CS 4102, Algorithms
Problems Set #2, Spring 2010

Updated: Feb. 11, 2010, 1:15pm


To turn in:

Turn in solutions to these problems.  (Below they're marked with this image: Submit-Button)

Important: Put the answer to each question on a separate sheet of paper (or one problem on front and another on the back). This is to make grading easier for us.

Collaboration Rules for This Assignment:

  1. There are many problems here. There are five to submit.  For the ones that are not required to be submitted, you can collaborate or discuss in any way with as many people as you wish.
  2. For the required problems that you submit:
    1. You may submit your work on your own or with a partner.  If you work with a partner, you must pledge that both people did approximately equal amounts of work on the required problems.
    2. If you work alone, you can discuss how to solve the problems with one other pair or one other single person.  List the names of these people on your submission.
    3. If you don't understand the question or what it is asking, you can get clarification from other students only if this does not involve saying how the problem might be solved in any way.  If in doubt, don't discuss and see the TA or the instructor.
  3. Fill out the cover sheet on the website and submit it with your homework.

Problems from Algorithms textbook, Section 2.3, pp. 51-54
(Solutions for problems marked "S" begin on page 656)
Problem Tree1: Submit-ButtonSubmit-ButtonFor HW2, turn in both parts (a) and (b) -- this is what I intended from the beginning!

(a) Draw the decision tree for the binary search algorithm with n=17.
(b) Using the tree, calculate the value of A(n) assuming that the target is in the list.  Compare this value to W(n) where n=17.


Problem DC1: Submit-Button

Use very clear pseudo-code or Python and write a divide and conquer algorithm to find both the maximum and the minimum values in an array. See the slides "Recurrences, Divide and Conquer", slide 17, for more details. (We talked about this in class, BTW.) Also, give the recurrence relation for the wost-case number of comparisons and solve this equation. In terms of number of comparisons, how does this compare to the more obvious solution of just linearly searching the array looking for both the largest and smallest element?


Problem Rec1: Recurrence Relations: 

Can you use a theorem to find the order class for these? Or, can you successfully use the iteration method? Assume T(1) = 1 when you want to solve these with the iteration method.

  1. T(n) = T(n/2) + lg n  Submit-Button Submit-ButtonFor HW2, use the iteration method to solve this!
  2. T(n) = T(n/2) + n
  3. T(n) = 2T(n/2) + n (kind of like mergesort)
  4. T(n) = 2T(n/2) + n lg n
  5. T(n) = T(n-1) + n (kind of like like selection sort)
  6. T(n) = T(n/2) + 1 (like binary search)
  7. T(n) = 2T(n-1) + 1 (like Towers of Hanoi)

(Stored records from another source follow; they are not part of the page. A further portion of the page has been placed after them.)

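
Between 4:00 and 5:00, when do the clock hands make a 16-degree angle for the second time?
At t minutes past 4:00, the hour hand is at 30 x 4 + 0.5t degrees and the minute hand is at 6t degrees.
The smaller angle between them is 16 degrees when |30H - 5.5t| = 16 or |30H - 5.5t| = 344.
With H = 4, solve 30 x 4 - 5.5t = +/- target for each target:
  t = (30 x 4 - 16) / 5.5 = 18.91
  t = (30 x 4 + 16) / 5.5 = 24.73
  t = (30 x 4 - 344) / 5.5 = -40.73 (outside (0, 60))
  t = (30 x 4 + 344) / 5.5 = 84.36 (outside (0, 60))
Valid solutions in (0, 60): {18.91, 24.73} minutes.
The second occurrence is t = 24.73 minutes.
The hands form a 16-degree angle at 24.73 minutes past 4:00.

Final answer: 24.73 minutes past 4:00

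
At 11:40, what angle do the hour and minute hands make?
Hour hand position: 11 x 30 + 40 x 0.5 = 350 degrees
Minute hand position: 40 x 6 = 240 degrees
Difference: |350 - 240| = 110 degrees
The angle between the hands is 110 degrees

Final answer: 110 degrees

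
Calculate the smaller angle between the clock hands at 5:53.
Hour hand position: 5 x 30 + 53 x 0.5 = 176.5 degrees
Minute hand position: 53 x 6 = 318 degrees
Difference: |176.5 - 318| = 141.5 degrees
The angle between the hands is 141.5 degrees

Final answer: 141.5 degrees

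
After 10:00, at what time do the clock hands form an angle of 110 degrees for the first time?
At t minutes past 10:00, the hour hand is at 30 x 10 + 0.5t degrees and the minute hand is at 6t degrees.
The smaller angle between them is 110 degrees when |30H - 5.5t| = 110 or |30H - 5.5t| = 250.
With H = 10, solve 30 x 10 - 5.5t = +/- target for each target:
  t = (30 x 10 - 110) / 5.5 = 34.55
  t = (30 x 10 + 110) / 5.5 = 74.55 (outside (0, 60))
  t = (30 x 10 - 250) / 5.5 = 9.09
  t = (30 x 10 + 250) / 5.5 = 100 (outside (0, 60))
Valid solutions in (0, 60): {9.09, 34.55} minutes.
The first occurrence is t = 9.09 minutes.
The hands form a 110-degree angle at 9.09 minutes past 10:00.

Final answer: 9.09 minutes past 10:00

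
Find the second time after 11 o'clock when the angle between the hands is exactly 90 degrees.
At t minutes past 11:00, the hour hand is at 30 x 11 + 0.5t degrees and the minute hand is at 6t degrees.
The smaller angle between them is 90 degrees when |30H - 5.5t| = 90 or |30H - 5.5t| = 270.
With H = 11, solve 30 x 11 - 5.5t = +/- target for each target:
  t = (30 x 11 - 90) / 5.5 = 43.64
  t = (30 x 11 + 90) / 5.5 = 76.36 (outside (0, 60))
  t = (30 x 11 - 270) / 5.5 = 10.91
  t = (30 x 11 + 270) / 5.5 = 109.09 (outside (0, 60))
Valid solutions in (0, 60): {10.91, 43.64} minutes.
The second occurrence is t = 43.64 minutes.
The hands form a 90-degree angle at 43.64 minutes past 11:00.

Final answer: 43.64 minutes past 11:00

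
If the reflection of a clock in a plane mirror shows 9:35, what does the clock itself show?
Reflection across the vertical (12-6) axis maps a hand at angle A degrees to (360 - A) degrees, which sends a reading of T minutes past 12:00 to (720 - T) minutes past 12:00.
Mirror reads 9:35 = 575 minutes past 12:00.
Actual time: (720 - 575) mod 720 = 145 minutes = 2:25.

Final answer: 2:25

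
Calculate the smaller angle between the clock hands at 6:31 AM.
Hour hand position: 6 x 30 + 31 x 0.5 = 195.5 degrees
Minute hand position: 31 x 6 = 186 degrees
Difference: |195.5 - 186| = 9.5 degrees
The angle between the hands is 9.5 degrees

Final answer: 9.5 degrees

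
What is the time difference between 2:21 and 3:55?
From 2:21 to 3:55:
(3 x 60 + 55) - (2 x 60 + 21) = 235 - 141 = 94 minutes
= 1 hour and 34 minutes

Final answer: 1 hour and 34 minutes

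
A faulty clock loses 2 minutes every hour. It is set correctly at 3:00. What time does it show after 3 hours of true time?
For every 60 true minutes, the faulty clock advances 60 - 2 = 58 minutes.
True elapsed: 3 hours = 180 minutes.
Faulty clock advances: 180 x 58/60 = 174 minutes (drift: 6 minutes behind).
Shown time: 3:00 + 174 minutes = 5:54.

Final answer: 5:54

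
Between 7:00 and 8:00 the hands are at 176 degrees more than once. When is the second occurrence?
At t minutes past 7:00, the hour hand is at 30 x 7 + 0.5t degrees and the minute hand is at 6t degrees.
The smaller angle between them is 176 degrees when |30H - 5.5t| = 176 or |30H - 5.5t| = 184.
With H = 7, solve 30 x 7 - 5.5t = +/- target for each target:
  t = (30 x 7 - 176) / 5.5 = 6.18
  t = (30 x 7 + 176) / 5.5 = 70.18 (outside (0, 60))
  t = (30 x 7 - 184) / 5.5 = 4.73
  t = (30 x 7 + 184) / 5.5 = 71.64 (outside (0, 60))
Valid solutions in (0, 60): {4.73, 6.18} minutes.
The second occurrence is t = 6.18 minutes.
The hands form a 176-degree angle at 6.18 minutes past 7:00.

Final answer: 6.18 minutes past 7:00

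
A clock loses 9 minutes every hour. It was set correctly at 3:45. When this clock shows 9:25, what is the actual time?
For every 60 true minutes, the faulty clock advances 51 minutes, so 1 faulty-clock minute corresponds to 60/51 true minutes.
From 3:45 to 9:25 on the faulty dial is 340 minutes.
True elapsed: 340 x 60/51 = 400 minutes = 6 hours and 40 minutes.
True time: 3:45 + 6 hours and 40 minutes = 10:25.

Final answer: 10:25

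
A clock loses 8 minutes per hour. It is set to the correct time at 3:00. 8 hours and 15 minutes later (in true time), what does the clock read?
For every 60 true minutes, the faulty clock advances 60 - 8 = 52 minutes.
True elapsed: 8 hours and 15 minutes = 495 minutes.
Faulty clock advances: 495 x 52/60 = 429 minutes (drift: 66 minutes behind).
Shown time: 3:00 + 429 minutes = 10:09.

Final answer: 10:09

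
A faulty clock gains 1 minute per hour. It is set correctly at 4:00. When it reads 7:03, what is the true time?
For every 60 true minutes, the faulty clock advances 61 minutes, so 1 faulty-clock minute corresponds to 60/61 true minutes.
From 4:00 to 7:03 on the faulty dial is 183 minutes.
True elapsed: 183 x 60/61 = 180 minutes = 3 hours.
True time: 4:00 + 3 hours = 7:00.

Final answer: 7:00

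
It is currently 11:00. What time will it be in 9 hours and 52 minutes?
Starting time: 11:00
Adding 52 minutes to 0 minutes: 0 + 52 = 52 minutes
Adding 9 hours: 11 + 9 = 20 - 12 = 8
Final time: 8:52

Final answer: 8:52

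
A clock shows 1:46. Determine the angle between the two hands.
Hour hand position: 1 x 30 + 46 x 0.5 = 53 degrees
Minute hand position: 46 x 6 = 276 degrees
Difference: |53 - 276| = 223 degrees
Since 223 > 180, the smaller angle is 360 - 223 = 137 degrees

Final answer: 137 degrees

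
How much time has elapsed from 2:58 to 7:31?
From 2:58 to 7:31:
(7 x 60 + 31) - (2 x 60 + 58) = 451 - 178 = 273 minutes
= 4 hours and 33 minutes

Final answer: 4 hours and 33 minutes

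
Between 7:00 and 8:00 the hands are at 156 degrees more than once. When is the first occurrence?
At t minutes past 7:00, the hour hand is at 30 x 7 + 0.5t degrees and the minute hand is at 6t degrees.
The smaller angle between them is 156 degrees when |30H - 5.5t| = 156 or |30H - 5.5t| = 204.
With H = 7, solve 30 x 7 - 5.5t = +/- target for each target:
  t = (30 x 7 - 156) / 5.5 = 9.82
  t = (30 x 7 + 156) / 5.5 = 66.55 (outside (0, 60))
  t = (30 x 7 - 204) / 5.5 = 1.09
  t = (30 x 7 + 204) / 5.5 = 75.27 (outside (0, 60))
Valid solutions in (0, 60): {1.09, 9.82} minutes.
The first occurrence is t = 1.09 minutes.
The hands form a 156-degree angle at 1.09 minutes past 7:00.

Final answer: 1.09 minutes past 7:00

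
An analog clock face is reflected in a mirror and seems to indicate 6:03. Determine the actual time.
Reflection across the vertical (12-6) axis maps a hand at angle A degrees to (360 - A) degrees, which sends a reading of T minutes past 12:00 to (720 - T) minutes past 12:00.
Mirror reads 6:03 = 363 minutes past 12:00.
Actual time: (720 - 363) mod 720 = 357 minutes = 5:57.

Final answer: 5:57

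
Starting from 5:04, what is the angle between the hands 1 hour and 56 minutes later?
First find the time 1 hour and 56 minutes after 5:04.
Total minutes: 5 x 60 + 4 + 1 x 60 + 56 = 420.
420 mod 720 = 420 minutes = 7:00.
Now compute the angle at 7:00:
Hour hand: 7 x 30 + 0 x 0.5 = 210 degrees
Minute hand: 0 x 6 = 0 degrees
Difference: |210 - 0| = 210 degrees
Smaller angle: 360 - 210 = 150 degrees

Final answer: 150 degrees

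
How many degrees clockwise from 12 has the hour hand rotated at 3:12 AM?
The hour hand moves 30 degrees per hour and 0.5 degrees per minute.
At 3:12: (3) x 30 + 12 x 0.5 = 90 + 6 = 96 degrees

Final answer: 96 degrees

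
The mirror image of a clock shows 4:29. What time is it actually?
Reflection across the vertical (12-6) axis maps a hand at angle A degrees to (360 - A) degrees, which sends a reading of T minutes past 12:00 to (720 - T) minutes past 12:00.
Mirror reads 4:29 = 269 minutes past 12:00.
Actual time: (720 - 269) mod 720 = 451 minutes = 7:31.

Final answer: 7:31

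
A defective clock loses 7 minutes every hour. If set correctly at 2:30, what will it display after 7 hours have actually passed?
For every 60 true minutes, the faulty clock advances 60 - 7 = 53 minutes.
True elapsed: 7 hours = 420 minutes.
Faulty clock advances: 420 x 53/60 = 371 minutes (drift: 49 minutes behind).
Shown time: 2:30 + 371 minutes = 8:41.

Final answer: 8:41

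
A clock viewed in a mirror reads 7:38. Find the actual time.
Reflection across the vertical (12-6) axis maps a hand at angle A degrees to (360 - A) degrees, which sends a reading of T minutes past 12:00 to (720 - T) minutes past 12:00.
Mirror reads 7:38 = 458 minutes past 12:00.
Actual time: (720 - 458) mod 720 = 262 minutes = 4:22.

Final answer: 4:22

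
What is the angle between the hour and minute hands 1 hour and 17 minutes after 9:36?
First find the time 1 hour and 17 minutes after 9:36.
Total minutes: 9 x 60 + 36 + 1 x 60 + 17 = 653.
653 mod 720 = 653 minutes = 10:53.
Now compute the angle at 10:53:
Hour hand: 10 x 30 + 53 x 0.5 = 326.5 degrees
Minute hand: 53 x 6 = 318 degrees
Difference: |326.5 - 318| = 8.5 degrees
The angle is 8.5 degrees

Final answer: 8.5 degrees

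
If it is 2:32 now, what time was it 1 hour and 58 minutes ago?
Starting time: 2:32 = 152 total minutes past 12:00
Subtracting: 1 hour and 58 minutes = 118 minutes
152 - 118 = 34 minutes
= 34 minutes past 12:00 = 12:34

Final answer: 12:34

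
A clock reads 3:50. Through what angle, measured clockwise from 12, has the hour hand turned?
The hour hand moves 30 degrees per hour and 0.5 degrees per minute.
At 3:50: (3) x 30 + 50 x 0.5 = 90 + 25 = 115 degrees

Final answer: 115 degrees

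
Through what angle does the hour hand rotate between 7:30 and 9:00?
The hour hand moves 0.5 degrees per minute.
Time elapsed: 9:00 - 7:30 = 90 minutes
Angular displacement: 90 x 0.5 = 45 degrees

Final answer: 45 degrees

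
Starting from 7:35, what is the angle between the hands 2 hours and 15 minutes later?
First find the time 2 hours and 15 minutes after 7:35.
Total minutes: 7 x 60 + 35 + 2 x 60 + 15 = 590.
590 mod 720 = 590 minutes = 9:50.
Now compute the angle at 9:50:
Hour hand: 9 x 30 + 50 x 0.5 = 295 degrees
Minute hand: 50 x 6 = 300 degrees
Difference: |295 - 300| = 5 degrees
The angle is 5 degrees

Final answer: 5 degrees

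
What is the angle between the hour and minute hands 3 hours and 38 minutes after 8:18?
First find the time 3 hours and 38 minutes after 8:18.
Total minutes: 8 x 60 + 18 + 3 x 60 + 38 = 716.
716 mod 720 = 716 minutes = 11:56.
Now compute the angle at 11:56:
Hour hand: 11 x 30 + 56 x 0.5 = 358 degrees
Minute hand: 56 x 6 = 336 degrees
Difference: |358 - 336| = 22 degrees
The angle is 22 degrees

Final answer: 22 degrees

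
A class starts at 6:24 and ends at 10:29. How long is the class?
From 6:24 to 10:29:
(10 x 60 + 29) - (6 x 60 + 24) = 629 - 384 = 245 minutes
= 4 hours and 5 minutes

Final answer: 4 hours and 5 minutes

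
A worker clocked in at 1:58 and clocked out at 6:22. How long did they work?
From 1:58 to 6:22:
(6 x 60 + 22) - (1 x 60 + 58) = 382 - 118 = 264 minutes
= 4 hours and 24 minutes

Final answer: 4 hours and 24 minutes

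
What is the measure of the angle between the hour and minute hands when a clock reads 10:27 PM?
Hour hand position: 10 x 30 + 27 x 0.5 = 313.5 degrees
Minute hand position: 27 x 6 = 162 degrees
Difference: |313.5 - 162| = 151.5 degrees
The angle between the hands is 151.5 degrees

Final answer: 151.5 degrees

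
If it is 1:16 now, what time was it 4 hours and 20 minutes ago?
Starting time: 1:16 = 76 total minutes past 12:00
Subtracting: 4 hours and 20 minutes = 260 minutes
76 - 260 = -184 (negative, add 12 hours = 720) = 536 minutes
= 8 hours and 56 minutes past 12:00 = 8:56

Final answer: 8:56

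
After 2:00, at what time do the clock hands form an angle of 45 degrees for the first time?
At t minutes past 2:00, the hour hand is at 30 x 2 + 0.5t degrees and the minute hand is at 6t degrees.
The smaller angle between them is 45 degrees when |30H - 5.5t| = 45 or |30H - 5.5t| = 315.
With H = 2, solve 30 x 2 - 5.5t = +/- target for each target:
  t = (30 x 2 - 45) / 5.5 = 2.73
  t = (30 x 2 + 45) / 5.5 = 19.09
  t = (30 x 2 - 315) / 5.5 = -46.36 (outside (0, 60))
  t = (30 x 2 + 315) / 5.5 = 68.18 (outside (0, 60))
Valid solutions in (0, 60): {2.73, 19.09} minutes.
The first occurrence is t = 2.73 minutes.
The hands form a 45-degree angle at 2.73 minutes past 2:00.

Final answer: 2.73 minutes past 2:00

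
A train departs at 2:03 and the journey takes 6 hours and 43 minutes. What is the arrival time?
Starting time: 2:03
Adding 43 minutes to 3 minutes: 3 + 43 = 46 minutes
Adding 6 hours: 2 + 6 = 8
Final time: 8:46

Final answer: 8:46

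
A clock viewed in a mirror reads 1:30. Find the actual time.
Reflection across the vertical (12-6) axis maps a hand at angle A degrees to (360 - A) degrees, which sends a reading of T minutes past 12:00 to (720 - T) minutes past 12:00.
Mirror reads 1:30 = 90 minutes past 12:00.
Actual time: (720 - 90) mod 720 = 630 minutes = 10:30.

Final answer: 10:30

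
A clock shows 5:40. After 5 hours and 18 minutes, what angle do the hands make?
First find the time 5 hours and 18 minutes after 5:40.
Total minutes: 5 x 60 + 40 + 5 x 60 + 18 = 658.
658 mod 720 = 658 minutes = 10:58.
Now compute the angle at 10:58:
Hour hand: 10 x 30 + 58 x 0.5 = 329 degrees
Minute hand: 58 x 6 = 348 degrees
Difference: |329 - 348| = 19 degrees
The angle is 19 degrees

Final answer: 19 degrees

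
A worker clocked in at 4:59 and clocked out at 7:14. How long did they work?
From 4:59 to 7:14:
(7 x 60 + 14) - (4 x 60 + 59) = 434 - 299 = 135 minutes
= 2 hours and 15 minutes

Final answer: 2 hours and 15 minutes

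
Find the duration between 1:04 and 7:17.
From 1:04 to 7:17:
(7 x 60 + 17) - (1 x 60 + 4) = 437 - 64 = 373 minutes
= 6 hours and 13 minutes

Final answer: 6 hours and 13 minutes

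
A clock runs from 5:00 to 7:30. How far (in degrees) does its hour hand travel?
The hour hand moves 0.5 degrees per minute.
Time elapsed: 7:30 - 5:00 = 150 minutes
Angular displacement: 150 x 0.5 = 75 degrees

Final answer: 75 degrees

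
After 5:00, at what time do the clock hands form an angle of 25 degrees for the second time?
At t minutes past 5:00, the hour hand is at 30 x 5 + 0.5t degrees and the minute hand is at 6t degrees.
The smaller angle between them is 25 degrees when |30H - 5.5t| = 25 or |30H - 5.5t| = 335.
With H = 5, solve 30 x 5 - 5.5t = +/- target for each target:
  t = (30 x 5 - 25) / 5.5 = 22.73
  t = (30 x 5 + 25) / 5.5 = 31.82
  t = (30 x 5 - 335) / 5.5 = -33.64 (outside (0, 60))
  t = (30 x 5 + 335) / 5.5 = 88.18 (outside (0, 60))
Valid solutions in (0, 60): {22.73, 31.82} minutes.
The second occurrence is t = 31.82 minutes.
The hands form a 25-degree angle at 31.82 minutes past 5:00.

Final answer: 31.82 minutes past 5:00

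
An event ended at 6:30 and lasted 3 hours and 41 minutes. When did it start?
Starting time: 6:30 = 390 total minutes past 12:00
Subtracting: 3 hours and 41 minutes = 221 minutes
390 - 221 = 169 minutes
= 2 hours and 49 minutes past 12:00 = 2:49

Final answer: 2:49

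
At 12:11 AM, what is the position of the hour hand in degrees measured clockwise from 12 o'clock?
The hour hand moves 30 degrees per hour and 0.5 degrees per minute.
At 12:11: (0) x 30 + 11 x 0.5 = 0 + 5.5 = 5.5 degrees

Final answer: 5.5 degrees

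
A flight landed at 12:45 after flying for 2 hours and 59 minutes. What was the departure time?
Starting time: 12:45 = 45 total minutes past 12:00
Subtracting: 2 hours and 59 minutes = 179 minutes
45 - 179 = -134 (negative, add 12 hours = 720) = 586 minutes
= 9 hours and 46 minutes past 12:00 = 9:46

Final answer: 9:46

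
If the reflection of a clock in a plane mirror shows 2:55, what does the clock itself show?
Reflection across the vertical (12-6) axis maps a hand at angle A degrees to (360 - A) degrees, which sends a reading of T minutes past 12:00 to (720 - T) minutes past 12:00.
Mirror reads 2:55 = 175 minutes past 12:00.
Actual time: (720 - 175) mod 720 = 545 minutes = 9:05.

Final answer: 9:05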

Problem Rec2: Submit-ButtonSubmit-ButtonNot required to turn this in for HW2.  Turn it when you turn in HW3.  (The grade will count as part of HW2.)

Use the either the Main Theorem or Master Theorem to give the order-class for each of the following recurrences. If you can't use either one of the theorems for a problem, just write "not applicable" and explain why.

(A) T(n) = 2T(n/2) + n

(B) T(n) = 2T(n/4) + n lg n

(C) T(n) = T(n/2) + lg n


Problem Sort1:

Explain convincingly why mergesort is a stable sort.  Explain a small change to the algorithm that would make mergesort unstable but still a correct sorting algorithm.


Problem Sort2:

Explain why mergesort illustrates a design tradeoff in terms of its time and space complexity.